Decided On January 16, 2015
Deepakbhai H. Amarseda Appellant
V/S
I.T.O. Respondents

JUDGEMENT

(1.) THIS Misc. Application has been filed on 4th October, 2013 and the applicant has stated that vide paragraphs 6 and 7 of the order of the Tribunal dated 10.05.2013 has confirmed protective assessment made in the hands of the assessee. However, according to this application the prayer of the applicant is that the Tribunal was required to give a final finding on the fact whether a substantive assessment should have been made in the hands of the assessee or not. Relevant portion of the M.A. is reproduced below:

(2.) THE Applicant has placed reliance on the decision of Smt. Dayabai v. CIT, : 154 ITR 248 (MP) and an another decision of Hon'ble Allahabad High Court pronounced in the case of Smt. Hemlata Agarwal v. CIT, : 64 ITR 428 (Alld.) for the legal proposition that the income cannot be assessed twice and that the Tribunal being a "final Court of fact" cannot make a protective order. Hence, the prayer is that the order of the Tribunal is to be modified and to give a final verdict about the correctness of the assessment made protectively in the hands of the assessee.

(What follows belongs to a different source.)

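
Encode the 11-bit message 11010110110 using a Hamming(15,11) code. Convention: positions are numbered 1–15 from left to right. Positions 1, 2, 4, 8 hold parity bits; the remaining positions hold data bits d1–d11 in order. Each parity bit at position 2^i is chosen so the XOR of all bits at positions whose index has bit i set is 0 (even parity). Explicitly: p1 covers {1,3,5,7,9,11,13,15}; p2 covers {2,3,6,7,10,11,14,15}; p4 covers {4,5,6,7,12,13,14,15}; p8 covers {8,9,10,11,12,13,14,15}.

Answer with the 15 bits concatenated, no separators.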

(3.) FROM the side of the Applicant, learned AR, Mrs. Arti N. Shah appeared and pleaded that an assessment was made on the assessee vide an order u/s. 144 r.w.s. 147 of the IT Act, dated 28.08.2008 and the income of Rs. 2,30,858/ - was assessed protectively in the hands of the assessee. The AO has also given a finding that the impugned income of Rs. 2,30,858/ - is required to be substantively added in the case of Sri Mukesh Amarsed. The Argument of Mrs. Shah is that the Tribunal being a final fact finding authority should have first ascertained the correct position of substantive assessment instead of confirming the protective assessment made in the hands of the assessee. Mrs. Shah has placed strong reliance on the order of the Smt. Hemlata Agarwal (supra).